District Attorney of Middlesex County, Massachusetts
- In office 1880–1890
- Preceded by: John Wilkes Hammond
- Succeeded by: Patrick H. Cooney

Personal details
- Born: March 23, 1843 Stoneham, Massachusetts, U.S.
- Died: July 15, 1931 (aged 88) Stoneham, Massachusetts, U.S.
- Party: Republican
- Spouse(s): Amelia Josephine Hill (1868–1869; her death) Mary Williamine Green (1873–1931; her death)
- Occupation: Lawyer

= William Burnham Stevens =

American jurist (1843–1931)

William Burnham Stevens (March 23, 1843 – July 15, 1931) was an American jurist who was a justice of the Massachusetts Superior Court and district attorney of Middlesex County, Massachusetts.

==Early life==
Stevens was born to Dr. William Flint and Mary Jane Gould (Burnham) Stevens on March 23, 1843, in Stoneham, Massachusetts. He attended Phillips Academy and entered Dartmouth College in 1861, but left school to join in the Union Army during the American Civil War. His enlisted in the 50th Massachusetts Infantry Regiment on September 19, 1862, and was promoted to Corporal. Stevens served in the Department of the Gulf under Nathaniel P. Banks and was present at the siege of Port Hudson. He was discharged on August 24, 1863.
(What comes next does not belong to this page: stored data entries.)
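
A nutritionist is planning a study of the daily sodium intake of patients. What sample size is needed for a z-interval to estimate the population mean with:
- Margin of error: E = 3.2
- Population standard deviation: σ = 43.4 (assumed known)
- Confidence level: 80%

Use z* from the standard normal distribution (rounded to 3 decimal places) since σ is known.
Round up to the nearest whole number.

Using z* since population σ is known (z-interval formula).

For 80% confidence, z* = 1.282 (from standard normal table)

Sample size formula for z-interval: n = (z*σ/E)²

n = (1.282 × 43.4 / 3.2)²
  = (17.387125)²
  = 302.3121

Round up to the nearest whole number: n = 303

303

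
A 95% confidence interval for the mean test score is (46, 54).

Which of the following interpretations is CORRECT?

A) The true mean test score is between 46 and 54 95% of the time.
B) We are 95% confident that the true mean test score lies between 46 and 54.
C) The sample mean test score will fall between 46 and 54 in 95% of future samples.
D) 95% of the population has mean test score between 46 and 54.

A confidence interval represents our confidence in the procedure, not a probability statement about the parameter.

Key concept: If we repeated this sampling process many times and computed a 95% CI each time, about 95% of those intervals would contain the true population parameter.

For this specific interval (46, 54):
- Midpoint (point estimate): 50
- Margin of error: 4

The correct interpretation is the one stating confidence that the true parameter lies in the interval — option B.

B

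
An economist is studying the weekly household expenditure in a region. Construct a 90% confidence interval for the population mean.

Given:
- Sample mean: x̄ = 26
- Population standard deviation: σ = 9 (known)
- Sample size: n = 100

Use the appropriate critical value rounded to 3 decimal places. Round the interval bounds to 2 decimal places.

The population standard deviation σ is known, so use a z-interval (standard normal critical value).

For 90% confidence, z* = 1.645 (from standard normal table)

Standard error: SE = σ/√n = 9/√100 = 0.900000

Margin of error: E = z* × SE = 1.645 × 0.900000 = 1.4805

Z-interval: x̄ ± E = 26 ± 1.4805 = (24.5195, 27.4805)

Rounded to 2 decimal places:

(24.52, 27.48)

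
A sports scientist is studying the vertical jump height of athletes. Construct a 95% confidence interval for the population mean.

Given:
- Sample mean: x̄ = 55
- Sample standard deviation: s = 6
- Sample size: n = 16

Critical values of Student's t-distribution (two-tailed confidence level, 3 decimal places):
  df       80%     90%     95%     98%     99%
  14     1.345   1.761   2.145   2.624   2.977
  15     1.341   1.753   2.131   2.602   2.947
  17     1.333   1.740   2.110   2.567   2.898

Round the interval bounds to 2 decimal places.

The population standard deviation σ is unknown (only the sample standard deviation s is given), so use a t-interval with df = n - 1 = 16 - 1 = 15.

For 95% confidence with df = 15, t* = 2.131 (from t-table)

Standard error: SE = s/√n = 6/√16 = 1.500000

Margin of error: E = t* × SE = 2.131 × 1.500000 = 3.1965

T-interval: x̄ ± E = 55 ± 3.1965 = (51.8035, 58.1965)

Rounded to 2 decimal places:

(51.80, 58.20)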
Stevens graduated from Dartmouth in 1865 and studied law at Harvard Law School and in the office of Sweetser & Gardner. Stevens married Amelia Josephine Hill on October 20, 1868. She died on December 22, 1869, and Stevens married Mary Williamine Green on September 30, 1873. He had four children with his second wife, Josephine, Mary, Frances, and William. Mary Green Stevens died on March 3, 1931.

==Legal career==
Stevens was admitted to the bar on July 3, 1867. He opened his own practice in Stoneham on January 1, 1868. In 1880 he was appointed district attorney for Middlesex County, Massachusetts by Governor John Davis Long. He resigned in 1890 to focus on his private practice. In 1891, Stevens was an unsuccessful candidate for the Massachusetts House of Representatives. In 1895, Stevens was appointed receiver for the Commonwealth Mutual Fire Insurance Company.
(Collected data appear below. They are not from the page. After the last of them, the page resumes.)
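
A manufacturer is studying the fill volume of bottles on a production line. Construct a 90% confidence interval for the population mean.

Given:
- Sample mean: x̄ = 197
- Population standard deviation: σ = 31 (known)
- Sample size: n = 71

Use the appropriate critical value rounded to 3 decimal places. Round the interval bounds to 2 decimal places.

The population standard deviation σ is known, so use a z-interval (standard normal critical value).

For 90% confidence, z* = 1.645 (from standard normal table)

Standard error: SE = σ/√n = 31/√71 = 3.679023

Margin of error: E = z* × SE = 1.645 × 3.679023 = 6.0520

Z-interval: x̄ ± E = 197 ± 6.0520 = (190.9480, 203.0520)

Rounded to 2 decimal places:

(190.95, 203.05)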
In 1898, Stevens was appointed guardian for John Frank Weeks, a wealthy New Hampshire-native whose financial eccentricities resulted in the creation of a spendthrift trust. In 1901 the 70-year old Weeks married 48-year old Mary Susie Blaisdell in New Hampshire. The marriage upset Weeks' family and Stevens had him taken back to Massachusetts by a detective. A legal battle ensued which decided Stevens did not have to power to prevent Weeks from marrying or living wherever he wanted.
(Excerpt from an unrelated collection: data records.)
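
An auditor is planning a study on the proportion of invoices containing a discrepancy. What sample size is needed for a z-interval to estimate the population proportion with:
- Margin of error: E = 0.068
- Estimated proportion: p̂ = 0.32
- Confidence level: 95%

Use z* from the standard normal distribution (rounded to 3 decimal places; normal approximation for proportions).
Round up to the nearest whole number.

Using z* for proportion z-interval (normal approximation).

For 95% confidence, z* = 1.96 (from standard normal table)

Sample size formula for proportion z-interval: n = z*²p̂(1-p̂)/E²

n = 1.96² × 0.32 × 0.68 / 0.068²
  = 3.8416 × 0.2176 / 0.004624
  = 180.7812

Round up to the nearest whole number: n = 181

181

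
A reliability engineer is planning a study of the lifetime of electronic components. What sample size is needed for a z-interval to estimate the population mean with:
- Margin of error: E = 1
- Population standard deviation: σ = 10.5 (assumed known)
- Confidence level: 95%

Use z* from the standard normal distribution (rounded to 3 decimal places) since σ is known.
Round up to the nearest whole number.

Using z* since population σ is known (z-interval formula).

For 95% confidence, z* = 1.96 (from standard normal table)

Sample size formula for z-interval: n = (z*σ/E)²

n = (1.96 × 10.5 / 1)²
  = (20.580000)²
  = 423.5364

Round up to the nearest whole number: n = 424

424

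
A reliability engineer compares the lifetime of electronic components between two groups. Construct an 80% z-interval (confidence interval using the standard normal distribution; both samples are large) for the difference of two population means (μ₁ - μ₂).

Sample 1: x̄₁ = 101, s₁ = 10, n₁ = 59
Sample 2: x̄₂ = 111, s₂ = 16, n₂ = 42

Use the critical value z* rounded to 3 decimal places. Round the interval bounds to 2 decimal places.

Both samples are large (n₁ = 59 ≥ 30, n₂ = 42 ≥ 30), so a z-interval for the difference of means applies.

Point estimate: x̄₁ - x̄₂ = 101 - 111 = -10

Standard error: SE = √(s₁²/n₁ + s₂²/n₂)
= √(10²/59 + 16²/42)
= √(1.694915 + 6.095238)
= 2.791085

For 80% confidence, z* = 1.282 (from standard normal table)
Margin of error: E = z* × SE = 1.282 × 2.791085 = 3.5782

Z-interval: (x̄₁ - x̄₂) ± E = -10 ± 3.5782 = (-13.5782, -6.4218)

Rounded to 2 decimal places:

(-13.58, -6.42)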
==Massachusetts Superior Court==
In 1898, Stevens was appointed to the Massachusetts Superior Court by Governor Roger Wolcott. In 1902 he presided over the trial of Joseph Wilfred Blondin, who was charged with murdering his wife. Stevens retired from the bench in 1917.

==Later life==
Stevens was the author of a book on the history of Stoneham and another on the history of the 50th Massachusetts Infantry Regiment. He was also the president of the Stoneham Five Cent Savings Bank. He died on July 15, 1931, at his home in Stoneham.